Gli uomini della Guardia Nazionale, i cosiddetti Blu, irruppero in chiese e cappelle, rubarono e distrussero gli arredi sacri, costrinsero i seguaci dei refrattari a consegnar loro pane, burro, lardo, sotto la minaccia della denunzia.

In alcuni distretti, come l’Ille-et-Vilaine, divennero un vero flagello. La gente iniziò a odiarli, come aborrì la Rivoluzione di cui essi erano i servitori. Quali vantaggi, d’altra parte, aveva ottenuto da essa? D’accordo, i privilegi feudali erano stati aboliti ma erano stati i ricchi borghesi delle città a occupare il posto degli aristocratici, ad accaparrarsi i loro beni confiscati e a ricoprire le cariche amministrative più ambite. Nulla era rimasto al contadino, che aveva soltanto un nuovo padrone cui obbedire… Altro che libertà, fratellanza e uguaglianza!

A ciò bisogna sommare lo stato di guerra continua cui la Rivoluzione ha condotto la Francia. Questa situazione divora e decima i soldati e occorrono sempre nuove truppe d’ammassare lungo le frontiere. Alla Bretagna viene imposta l’estrazione a sorte dei coscritti, esattamente come sotto i Borbone. Con quale differenza? Allora la sorte era “pilotata” e, guarda caso, non sfiorava mai i nobili che non erano militari di carriera; adesso, è sempre “pilotata” ma risparmia i rampolli degli influenti borghesi delle municipalità!

Conseguenze d'un Complotto Fallito

Tale fu la congiura del marchese de La Rouërie. Una grande macchina da guerra andata in fumo.

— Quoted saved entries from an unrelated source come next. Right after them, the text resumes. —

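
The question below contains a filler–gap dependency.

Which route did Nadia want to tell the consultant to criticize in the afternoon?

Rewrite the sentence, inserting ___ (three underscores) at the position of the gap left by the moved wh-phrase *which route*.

Which route did Nadia want to tell the consultant to criticize ___ in the afternoon?

In situ: Nadia did want to tell the consultant to criticize which route in the afternoon.
'which route' is the direct object of 'criticize'. The gap is right after 'criticize'.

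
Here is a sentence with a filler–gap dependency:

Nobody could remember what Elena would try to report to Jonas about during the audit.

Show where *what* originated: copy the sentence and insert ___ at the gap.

Pre-movement form: Elena would try to report to Jonas about what during the audit.
'what' functions as the object of the preposition 'about'. The gap is right after 'about'.

Nobody could remember what Elena would try to report to Jonas about ___ during the audit.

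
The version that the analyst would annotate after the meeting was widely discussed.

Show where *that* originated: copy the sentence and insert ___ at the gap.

The version that the analyst would annotate ___ after the meeting was widely discussed.

'that' is the direct object of 'annotate'. The gap is right after 'annotate'.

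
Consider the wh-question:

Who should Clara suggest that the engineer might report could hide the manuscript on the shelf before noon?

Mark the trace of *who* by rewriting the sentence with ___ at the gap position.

Who should Clara suggest that the engineer might report ___ could hide the manuscript on the shelf before noon?

Underlying clause: Clara should suggest that the engineer might report who could hide the manuscript on the shelf before noon.
'who' is the subject of the clause embedded under 'report'. The gap is right after 'report'.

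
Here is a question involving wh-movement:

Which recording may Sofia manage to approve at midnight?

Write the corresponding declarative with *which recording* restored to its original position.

Sofia may manage to approve which recording at midnight.

'which recording' is the direct object of 'approve'. Wh-movement fronts it, leaving a gap right after 'approve':
Which recording may Sofia manage to approve ___ at midnight?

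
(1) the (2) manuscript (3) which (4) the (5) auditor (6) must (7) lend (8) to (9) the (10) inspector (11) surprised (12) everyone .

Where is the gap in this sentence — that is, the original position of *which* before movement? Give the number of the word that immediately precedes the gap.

'which' functions as the direct object of 'lend'. Wh-movement fronts it, leaving a gap right after 'lend':
The manuscript which the auditor must lend ___ to the inspector surprised everyone.
'lend' is word 7.

7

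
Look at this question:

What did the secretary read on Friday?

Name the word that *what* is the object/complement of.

read

Pre-movement form: The secretary did read what on Friday.
'what' is the direct object of 'read'. It moves to the left edge, and the trace sits right after 'read':
What did the secretary read ___ on Friday?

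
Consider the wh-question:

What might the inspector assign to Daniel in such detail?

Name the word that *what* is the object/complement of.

In situ: The inspector might assign what to Daniel in such detail.
The filler 'what' is interpreted as the direct object of 'assign'. Fronting leaves a gap immediately after 'assign':
What might the inspector assign ___ to Daniel in such detail?

assign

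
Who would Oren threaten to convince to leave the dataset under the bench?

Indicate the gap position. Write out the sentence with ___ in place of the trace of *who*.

Pre-movement form: Oren would threaten to convince who to leave the dataset under the bench.
The filler 'who' is interpreted as the direct object of 'convince'. The gap is right after 'convince'.

Who would Oren threaten to convince ___ to leave the dataset under the bench?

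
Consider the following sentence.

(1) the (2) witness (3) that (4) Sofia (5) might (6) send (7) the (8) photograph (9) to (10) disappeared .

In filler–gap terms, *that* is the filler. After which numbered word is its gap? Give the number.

9

'that' is the object of the preposition 'to' (recipient of 'send'). Wh-movement fronts it, leaving a gap right after 'to':
The witness that Sofia might send the photograph to ___ disappeared.
'to' is word 9.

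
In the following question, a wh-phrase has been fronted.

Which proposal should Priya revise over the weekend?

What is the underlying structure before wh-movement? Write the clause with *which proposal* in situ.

Priya should revise which proposal over the weekend.

'which proposal' functions as the direct object of 'revise'. Fronting leaves a gap immediately after 'revise':
Which proposal should Priya revise ___ over the weekend?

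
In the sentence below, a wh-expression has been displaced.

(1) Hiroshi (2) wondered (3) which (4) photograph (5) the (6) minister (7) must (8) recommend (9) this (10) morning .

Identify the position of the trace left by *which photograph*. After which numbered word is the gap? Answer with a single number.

8

Underlying clause: The minister must recommend which photograph this morning.
'which photograph' is the direct object of 'recommend'. It moves to the left edge, and the trace sits right after 'recommend':
Hiroshi wondered which photograph the minister must recommend ___ this morning.
'recommend' is word 8.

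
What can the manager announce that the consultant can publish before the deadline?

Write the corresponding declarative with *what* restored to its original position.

'what' functions as the direct object of 'publish'. Wh-movement fronts it, leaving a gap right after 'publish':
What can the manager announce that the consultant can publish ___ before the deadline?

The manager can announce that the consultant can publish what before the deadline.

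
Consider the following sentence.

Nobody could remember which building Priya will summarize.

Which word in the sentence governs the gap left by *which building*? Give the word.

summarize

Underlying clause: Priya will summarize which building.
'which building' functions as the direct object of 'summarize'. Fronting leaves a gap immediately after 'summarize':
Nobody could remember which building Priya will summarize ___.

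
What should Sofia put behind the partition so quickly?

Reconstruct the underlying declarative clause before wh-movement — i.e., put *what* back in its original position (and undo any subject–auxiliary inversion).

Sofia should put what behind the partition so quickly.

'what' functions as the direct object of 'put'. Fronting leaves a gap immediately after 'put':
What should Sofia put ___ behind the partition so quickly?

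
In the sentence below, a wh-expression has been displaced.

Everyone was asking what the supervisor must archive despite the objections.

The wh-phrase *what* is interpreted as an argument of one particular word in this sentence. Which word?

In situ: The supervisor must archive what despite the objections.
The filler 'what' is interpreted as the direct object of 'archive'. Wh-movement fronts it, leaving a gap right after 'archive':
Everyone was asking what the supervisor must archive ___ despite the objections.

archive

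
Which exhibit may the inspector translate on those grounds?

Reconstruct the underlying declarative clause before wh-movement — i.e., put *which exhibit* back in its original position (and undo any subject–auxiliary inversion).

The inspector may translate which exhibit on those grounds.

The filler 'which exhibit' is interpreted as the direct object of 'translate'. It moves to the left edge, and the trace sits right after 'translate':
Which exhibit may the inspector translate ___ on those grounds?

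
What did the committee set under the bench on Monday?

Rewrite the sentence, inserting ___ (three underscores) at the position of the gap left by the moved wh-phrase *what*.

Pre-movement form: The committee did set what under the bench on Monday.
The filler 'what' is interpreted as the direct object of 'set'. The gap is right after 'set'.

What did the committee set ___ under the bench on Monday?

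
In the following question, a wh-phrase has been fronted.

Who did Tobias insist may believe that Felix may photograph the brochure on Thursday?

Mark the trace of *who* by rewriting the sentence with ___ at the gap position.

Who did Tobias insist ___ may believe that Felix may photograph the brochure on Thursday?

Underlying clause: Tobias did insist who may believe that Felix may photograph the brochure on Thursday.
'who' functions as the subject of the clause embedded under 'insist'. The gap is right after 'insist'.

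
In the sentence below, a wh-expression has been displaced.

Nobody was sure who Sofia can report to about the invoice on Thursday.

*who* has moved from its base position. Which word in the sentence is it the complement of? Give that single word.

Pre-movement form: Sofia can report to who about the invoice on Thursday.
'who' is the object of the preposition 'to'. Fronting leaves a gap immediately after 'to':
Nobody was sure who Sofia can report to ___ about the invoice on Thursday.

to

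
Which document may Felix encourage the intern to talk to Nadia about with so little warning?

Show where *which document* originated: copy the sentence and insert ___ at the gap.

Underlying clause: Felix may encourage the intern to talk to Nadia about which document with so little warning.
'which document' functions as the object of the preposition 'about'. The gap is right after 'about'.

Which document may Felix encourage the intern to talk to Nadia about ___ with so little warning?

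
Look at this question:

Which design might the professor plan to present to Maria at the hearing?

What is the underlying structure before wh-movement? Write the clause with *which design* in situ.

'which design' is the direct object of 'present'. It moves to the left edge, and the trace sits right after 'present':
Which design might the professor plan to present ___ to Maria at the hearing?

The professor might plan to present which design to Maria at the hearing.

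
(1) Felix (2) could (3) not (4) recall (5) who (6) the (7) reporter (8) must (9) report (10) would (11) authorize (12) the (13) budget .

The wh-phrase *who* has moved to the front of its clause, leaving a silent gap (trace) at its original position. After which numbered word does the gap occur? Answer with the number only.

9

Pre-movement form: The reporter must report who would authorize the budget.
'who' is the subject of the clause embedded under 'report'. It moves to the left edge, and the trace sits right after 'report':
Felix could not recall who the reporter must report ___ would authorize the budget.
'report' is word 9.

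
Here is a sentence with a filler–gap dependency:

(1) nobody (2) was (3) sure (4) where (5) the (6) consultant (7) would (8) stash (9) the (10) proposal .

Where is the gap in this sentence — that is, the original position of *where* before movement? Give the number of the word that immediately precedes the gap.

10

Before movement: The consultant would stash the proposal where.
'where' functions as the locative complement of 'stash'. Wh-movement fronts it, leaving a gap right after 'proposal':
Nobody was sure where the consultant would stash the proposal ___.
'proposal' is word 10.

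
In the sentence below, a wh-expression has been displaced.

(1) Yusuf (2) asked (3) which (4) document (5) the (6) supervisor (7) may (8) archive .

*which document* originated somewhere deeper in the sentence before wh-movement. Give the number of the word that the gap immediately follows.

Before movement: The supervisor may archive which document.
'which document' functions as the direct object of 'archive'. It moves to the left edge, and the trace sits right after 'archive':
Yusuf asked which document the supervisor may archive ___.
'archive' is word 8.

8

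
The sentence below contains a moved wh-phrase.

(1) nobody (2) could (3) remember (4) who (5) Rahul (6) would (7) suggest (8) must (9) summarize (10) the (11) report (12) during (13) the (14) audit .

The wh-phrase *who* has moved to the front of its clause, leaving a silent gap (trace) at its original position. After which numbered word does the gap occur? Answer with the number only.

7

Before movement: Rahul would suggest who must summarize the report during the audit.
'who' functions as the subject of the clause embedded under 'suggest'. Wh-movement fronts it, leaving a gap right after 'suggest':
Nobody could remember who Rahul would suggest ___ must summarize the report during the audit.
'suggest' is word 7.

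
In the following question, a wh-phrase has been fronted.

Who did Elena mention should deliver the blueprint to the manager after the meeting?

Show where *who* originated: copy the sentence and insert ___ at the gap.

In situ: Elena did mention who should deliver the blueprint to the manager after the meeting.
'who' is the subject of the clause embedded under 'mention'. The gap is right after 'mention'.

Who did Elena mention ___ should deliver the blueprint to the manager after the meeting?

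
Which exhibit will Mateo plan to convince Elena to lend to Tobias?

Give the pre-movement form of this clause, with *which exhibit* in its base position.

The filler 'which exhibit' is interpreted as the direct object of 'lend'. Wh-movement fronts it, leaving a gap right after 'lend':
Which exhibit will Mateo plan to convince Elena to lend ___ to Tobias?

Mateo will plan to convince Elena to lend which exhibit to Tobias.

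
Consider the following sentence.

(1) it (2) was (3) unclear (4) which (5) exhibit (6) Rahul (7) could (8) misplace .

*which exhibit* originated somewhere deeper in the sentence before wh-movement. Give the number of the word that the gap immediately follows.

Pre-movement form: Rahul could misplace which exhibit.
The filler 'which exhibit' is interpreted as the direct object of 'misplace'. Wh-movement fronts it, leaving a gap right after 'misplace':
It was unclear which exhibit Rahul could misplace ___.
'misplace' is word 8.

8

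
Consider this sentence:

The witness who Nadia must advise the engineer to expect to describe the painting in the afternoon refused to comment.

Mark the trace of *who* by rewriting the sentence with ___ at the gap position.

'who' functions as the direct object of 'expect'. The gap is right after 'expect'.

The witness who Nadia must advise the engineer to expect ___ to describe the painting in the afternoon refused to comment.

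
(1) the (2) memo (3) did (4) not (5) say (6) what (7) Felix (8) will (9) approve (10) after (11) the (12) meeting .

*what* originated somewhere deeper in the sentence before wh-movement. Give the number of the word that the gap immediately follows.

Underlying clause: Felix will approve what after the meeting.
The filler 'what' is interpreted as the direct object of 'approve'. Fronting leaves a gap immediately after 'approve':
The memo did not say what Felix will approve ___ after the meeting.
'approve' is word 9.

9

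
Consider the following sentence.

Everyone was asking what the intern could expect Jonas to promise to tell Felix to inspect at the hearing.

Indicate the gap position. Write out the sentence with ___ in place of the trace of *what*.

Pre-movement form: The intern could expect Jonas to promise to tell Felix to inspect what at the hearing.
'what' is the direct object of 'inspect'. The gap is right after 'inspect'.

Everyone was asking what the intern could expect Jonas to promise to tell Felix to inspect ___ at the hearing.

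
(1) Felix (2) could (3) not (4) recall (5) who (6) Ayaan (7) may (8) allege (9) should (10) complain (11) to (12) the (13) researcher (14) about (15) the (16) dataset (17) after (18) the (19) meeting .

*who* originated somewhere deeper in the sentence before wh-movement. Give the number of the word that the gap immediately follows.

Underlying clause: Ayaan may allege who should complain to the researcher about the dataset after the meeting.
'who' functions as the subject of the clause embedded under 'allege'. It moves to the left edge, and the trace sits right after 'allege':
Felix could not recall who Ayaan may allege ___ should complain to the researcher about the dataset after the meeting.
'allege' is word 8.

8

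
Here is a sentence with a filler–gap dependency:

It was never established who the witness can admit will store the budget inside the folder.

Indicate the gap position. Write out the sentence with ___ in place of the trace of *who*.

It was never established who the witness can admit ___ will store the budget inside the folder.

In situ: The witness can admit who will store the budget inside the folder.
The filler 'who' is interpreted as the subject of the clause embedded under 'admit'. The gap is right after 'admit'.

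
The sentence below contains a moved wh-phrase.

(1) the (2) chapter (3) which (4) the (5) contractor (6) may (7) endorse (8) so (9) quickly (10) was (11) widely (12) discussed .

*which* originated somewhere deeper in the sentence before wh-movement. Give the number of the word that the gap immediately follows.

7

'which' is the direct object of 'endorse'. It moves to the left edge, and the trace sits right after 'endorse':
The chapter which the contractor may endorse ___ so quickly was widely discussed.
'endorse' is word 7.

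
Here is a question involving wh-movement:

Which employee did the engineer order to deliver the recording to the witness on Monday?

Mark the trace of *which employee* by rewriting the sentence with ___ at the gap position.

Which employee did the engineer order ___ to deliver the recording to the witness on Monday?

Underlying clause: The engineer did order which employee to deliver the recording to the witness on Monday.
'which employee' functions as the direct object of 'order'. The gap is right after 'order'.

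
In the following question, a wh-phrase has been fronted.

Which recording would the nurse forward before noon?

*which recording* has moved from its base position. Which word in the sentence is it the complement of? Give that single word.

Pre-movement form: The nurse would forward which recording before noon.
The filler 'which recording' is interpreted as the direct object of 'forward'. It moves to the left edge, and the trace sits right after 'forward':
Which recording would the nurse forward ___ before noon?

forward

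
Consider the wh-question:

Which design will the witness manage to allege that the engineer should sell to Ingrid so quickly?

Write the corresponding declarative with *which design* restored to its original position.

The filler 'which design' is interpreted as the direct object of 'sell'. Wh-movement fronts it, leaving a gap right after 'sell':
Which design will the witness manage to allege that the engineer should sell ___ to Ingrid so quickly?

The witness will manage to allege that the engineer should sell which design to Ingrid so quickly.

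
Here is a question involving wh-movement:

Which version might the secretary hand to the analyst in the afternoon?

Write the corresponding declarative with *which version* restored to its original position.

'which version' functions as the direct object of 'hand'. It moves to the left edge, and the trace sits right after 'hand':
Which version might the secretary hand ___ to the analyst in the afternoon?

The secretary might hand which version to the analyst in the afternoon.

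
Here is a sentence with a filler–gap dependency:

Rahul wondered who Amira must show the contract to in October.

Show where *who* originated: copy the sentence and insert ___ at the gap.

Pre-movement form: Amira must show the contract to who in October.
'who' is the object of the preposition 'to' (recipient of 'show'). The gap is right after 'to'.

Rahul wondered who Amira must show the contract to ___ in October.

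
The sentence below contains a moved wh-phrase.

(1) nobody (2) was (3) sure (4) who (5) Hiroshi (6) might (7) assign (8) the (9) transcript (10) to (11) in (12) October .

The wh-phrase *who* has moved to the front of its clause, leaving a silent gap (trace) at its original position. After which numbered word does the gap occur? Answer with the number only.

Underlying clause: Hiroshi might assign the transcript to who in October.
The filler 'who' is interpreted as the object of the preposition 'to' (recipient of 'assign'). Fronting leaves a gap immediately after 'to':
Nobody was sure who Hiroshi might assign the transcript to ___ in October.
'to' is word 10.

10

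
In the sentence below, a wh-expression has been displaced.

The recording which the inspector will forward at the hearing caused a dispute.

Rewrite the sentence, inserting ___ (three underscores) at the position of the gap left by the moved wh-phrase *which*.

The recording which the inspector will forward ___ at the hearing caused a dispute.

'which' is the direct object of 'forward'. The gap is right after 'forward'.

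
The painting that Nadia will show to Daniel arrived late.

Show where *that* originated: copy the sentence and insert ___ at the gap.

'that' functions as the direct object of 'show'. The gap is right after 'show'.

The painting that Nadia will show ___ to Daniel arrived late.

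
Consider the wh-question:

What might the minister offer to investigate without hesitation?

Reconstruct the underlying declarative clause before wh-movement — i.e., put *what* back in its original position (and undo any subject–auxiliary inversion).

'what' is the direct object of 'investigate'. Fronting leaves a gap immediately after 'investigate':
What might the minister offer to investigate ___ without hesitation?

The minister might offer to investigate what without hesitation.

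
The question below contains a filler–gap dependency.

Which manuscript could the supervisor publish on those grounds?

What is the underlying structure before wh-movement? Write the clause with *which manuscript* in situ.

The supervisor could publish which manuscript on those grounds.

The filler 'which manuscript' is interpreted as the direct object of 'publish'. Fronting leaves a gap immediately after 'publish':
Which manuscript could the supervisor publish ___ on those grounds?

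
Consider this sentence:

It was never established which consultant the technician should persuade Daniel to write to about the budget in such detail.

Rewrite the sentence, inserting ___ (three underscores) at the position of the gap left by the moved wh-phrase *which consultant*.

It was never established which consultant the technician should persuade Daniel to write to ___ about the budget in such detail.

Pre-movement form: The technician should persuade Daniel to write to which consultant about the budget in such detail.
'which consultant' functions as the object of the preposition 'to'. The gap is right after 'to'.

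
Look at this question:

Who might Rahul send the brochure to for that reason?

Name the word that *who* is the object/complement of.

to

Underlying clause: Rahul might send the brochure to who for that reason.
'who' functions as the object of the preposition 'to' (recipient of 'send'). Wh-movement fronts it, leaving a gap right after 'to':
Who might Rahul send the brochure to ___ for that reason?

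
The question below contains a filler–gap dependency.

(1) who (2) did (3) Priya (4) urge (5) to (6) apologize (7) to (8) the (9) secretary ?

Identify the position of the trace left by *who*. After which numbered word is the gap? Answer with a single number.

4

Before movement: Priya did urge who to apologize to the secretary.
The filler 'who' is interpreted as the direct object of 'urge'. Fronting leaves a gap immediately after 'urge':
Who did Priya urge ___ to apologize to the secretary?
'urge' is word 4.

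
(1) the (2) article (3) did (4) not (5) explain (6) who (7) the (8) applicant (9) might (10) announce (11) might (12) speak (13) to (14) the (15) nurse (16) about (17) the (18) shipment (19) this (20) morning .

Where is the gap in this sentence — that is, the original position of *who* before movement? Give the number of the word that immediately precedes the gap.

Underlying clause: The applicant might announce who might speak to the nurse about the shipment this morning.
'who' functions as the subject of the clause embedded under 'announce'. It moves to the left edge, and the trace sits right after 'announce':
The article did not explain who the applicant might announce ___ might speak to the nurse about the shipment this morning.
'announce' is word 10.

10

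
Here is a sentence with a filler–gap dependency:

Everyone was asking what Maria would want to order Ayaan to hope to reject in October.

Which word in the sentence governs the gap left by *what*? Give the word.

Underlying clause: Maria would want to order Ayaan to hope to reject what in October.
The filler 'what' is interpreted as the direct object of 'reject'. Fronting leaves a gap immediately after 'reject':
Everyone was asking what Maria would want to order Ayaan to hope to reject ___ in October.

reject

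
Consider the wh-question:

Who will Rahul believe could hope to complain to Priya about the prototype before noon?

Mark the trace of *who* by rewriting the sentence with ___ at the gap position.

Who will Rahul believe ___ could hope to complain to Priya about the prototype before noon?

In situ: Rahul will believe who could hope to complain to Priya about the prototype before noon.
'who' is the subject of the clause embedded under 'believe'. The gap is right after 'believe'.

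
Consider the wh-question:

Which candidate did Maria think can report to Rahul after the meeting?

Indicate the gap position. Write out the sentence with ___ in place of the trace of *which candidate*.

Which candidate did Maria think ___ can report to Rahul after the meeting?

Before movement: Maria did think which candidate can report to Rahul after the meeting.
The filler 'which candidate' is interpreted as the subject of the clause embedded under 'think'. The gap is right after 'think'.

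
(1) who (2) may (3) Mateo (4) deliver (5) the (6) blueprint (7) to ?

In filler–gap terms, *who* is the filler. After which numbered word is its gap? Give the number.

7

Before movement: Mateo may deliver the blueprint to who.
'who' is the object of the preposition 'to' (recipient of 'deliver'). Fronting leaves a gap immediately after 'to':
Who may Mateo deliver the blueprint to ___?
'to' is word 7.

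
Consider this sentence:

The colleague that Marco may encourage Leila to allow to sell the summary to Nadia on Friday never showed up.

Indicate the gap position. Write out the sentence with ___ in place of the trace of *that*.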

Per colpa d’un traditore.

Armand Tuffin La Rouërie, detto il Colonnello perché aveva combattuto con passione e onore durante la Guerra d’Indipendenza americana, fu innanzitutto un ardente nazionalista. Egli aveva l’indole indomita di un eroe celtico, quasi fosse scaturito per incanto dall'eco d’una leggenda dimenticata.

Quando si era trattato di fare la voce grossa con il re Luigi XVI, rimproverandogli una politica che attentava alla libertà della Nazione bretone, egli non si era tirato indietro e aveva pagato con un mese di Bastiglia la sua audacia verbale.

Adesso che le cose stavano precipitando in un baratro vergognoso, l’unico scopo di La Rouërie era diventato quello di sganciare la Bretagna dagli eccessi rivoluzionari. Per ottenere ciò, aveva fondato l’Association bretonne, assai strutturata avendo come unità territoriali le diocesi e i distretti.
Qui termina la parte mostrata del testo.